A l'heure de la rentrée, il vaut la peine de faire quelques constatations sur l'état de l'école à Genève.

Tout d'abord, force est de constater que le recrutement majeur (plus de 500 instituteurs !) qui a été opéré dans le canton a été un succès. L'impact réuni de la retraite anticipée et du début de l'école fixé plus tôt par Harmos ont pu être maîtrisés. Il y a plusieurs raisons à cela. D'abord, l'attrait reste fort d'occuper la position de fonctionnaire dans un monde où le travail devient une denrée précaire. Mais il y a plus. La fonction publique garde un attrait intrinsèque indéniable pour toute une partie des jeunes universitaires. En effet, il est peu de carrières qui proposent en elles-mêmes de poursuivre un but idéal : la diffusion du savoir et la préparation des générations futures à faire face au monde. Qu'on le veuille ou non, c'est aussi ça qui motive ceux qui cherchent un emploi et on peut s'en réjouir.

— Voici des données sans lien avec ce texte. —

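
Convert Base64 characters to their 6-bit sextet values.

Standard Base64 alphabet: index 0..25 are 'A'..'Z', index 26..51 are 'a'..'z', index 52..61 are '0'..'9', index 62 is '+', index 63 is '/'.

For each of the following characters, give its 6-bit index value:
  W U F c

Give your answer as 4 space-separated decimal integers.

Answer: 22 20 5 28

Derivation:
'W': A..Z range, ord('W') − ord('A') = 22
'U': A..Z range, ord('U') − ord('A') = 20
'F': A..Z range, ord('F') − ord('A') = 5
'c': a..z range, 26 + ord('c') − ord('a') = 28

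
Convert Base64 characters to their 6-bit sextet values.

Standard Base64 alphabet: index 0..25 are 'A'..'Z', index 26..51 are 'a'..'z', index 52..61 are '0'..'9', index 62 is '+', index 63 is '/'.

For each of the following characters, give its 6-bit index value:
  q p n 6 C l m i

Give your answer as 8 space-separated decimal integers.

'q': a..z range, 26 + ord('q') − ord('a') = 42
'p': a..z range, 26 + ord('p') − ord('a') = 41
'n': a..z range, 26 + ord('n') − ord('a') = 39
'6': 0..9 range, 52 + ord('6') − ord('0') = 58
'C': A..Z range, ord('C') − ord('A') = 2
'l': a..z range, 26 + ord('l') − ord('a') = 37
'm': a..z range, 26 + ord('m') − ord('a') = 38
'i': a..z range, 26 + ord('i') − ord('a') = 34

Answer: 42 41 39 58 2 37 38 34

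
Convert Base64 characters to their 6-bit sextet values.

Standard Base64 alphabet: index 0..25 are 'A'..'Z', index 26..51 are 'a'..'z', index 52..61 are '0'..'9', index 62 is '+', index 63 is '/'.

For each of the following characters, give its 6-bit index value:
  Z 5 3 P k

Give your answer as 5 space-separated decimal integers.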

Si l'on observe l'activité de la Commission de l'Éducation (qui regroupe aussi la Culture et le Sport, mais si peu…) on ne peut qu'être frappé par la multiplicité des demandes d'heures de cours supplémentaires dans certaines matières. Il y eut le latin, puis le grec, puis les sciences expérimentales, puis la bureautique, puis la gymnastique…n'en jetez plus ! Pour satisfaire à toutes ces demandes, on en viendrait bientôt à la semaine de cycle de soixante heures… On peut voir là une succession de défense d'intérêts particuliers ou – pire - corporatistes. Pourtant il faut constater que les arguments avancés allaient tous dans le sens d'une préparation des jeunes pour se mesurer à une vie économique toujours plus exigeantes, et que les professeurs de telle matière voient très bien en quoi leur enseignement contribue à cette préparation. Là aussi, il y cette envie de tirer les élèves vers le haut.

Enfin, un épisode est méconnu mais vaut la peine d'être relevé. Plusieurs élèves sont venus défendre la liberté de choisir ses options à l'entrée du collège dans un vaste catalogue qui peut paraître avoir une faible cohérence. Une bonne partie de la commission a été très impressionnée par la curiosité et le désir d'apprendre de ces jeunes. Leur discours : le collège est le dernier moment où l'on puisse véritablement s'ouvrir l'esprit. Après vient l'université et une indispensable spécialisation. Laissez-nous donc finir nos « humanités » avec le plus de liberté possible. Une vraie ambition de devenir des femmes et des hommes accomplis les poussait à apprendre le plus possible. Non pas pour en faire le moins possible, mais pour cueillir le plus de fruits possibles et pour jeter des ponts entre des matières qu'on imagine pas toujours. Nul doute que Genève aura un grand avantage à avoir des gens de cette trempe au travail dans 10 ans.

La conclusion qu'il convient de tirer de tout cela : ne pas se lamenter sur le sort de l'école, ne pas en baisser les exigences au nom de ceux qui ont des problèmes , mais la garder ouverte et motivante. Même pour les meilleurs.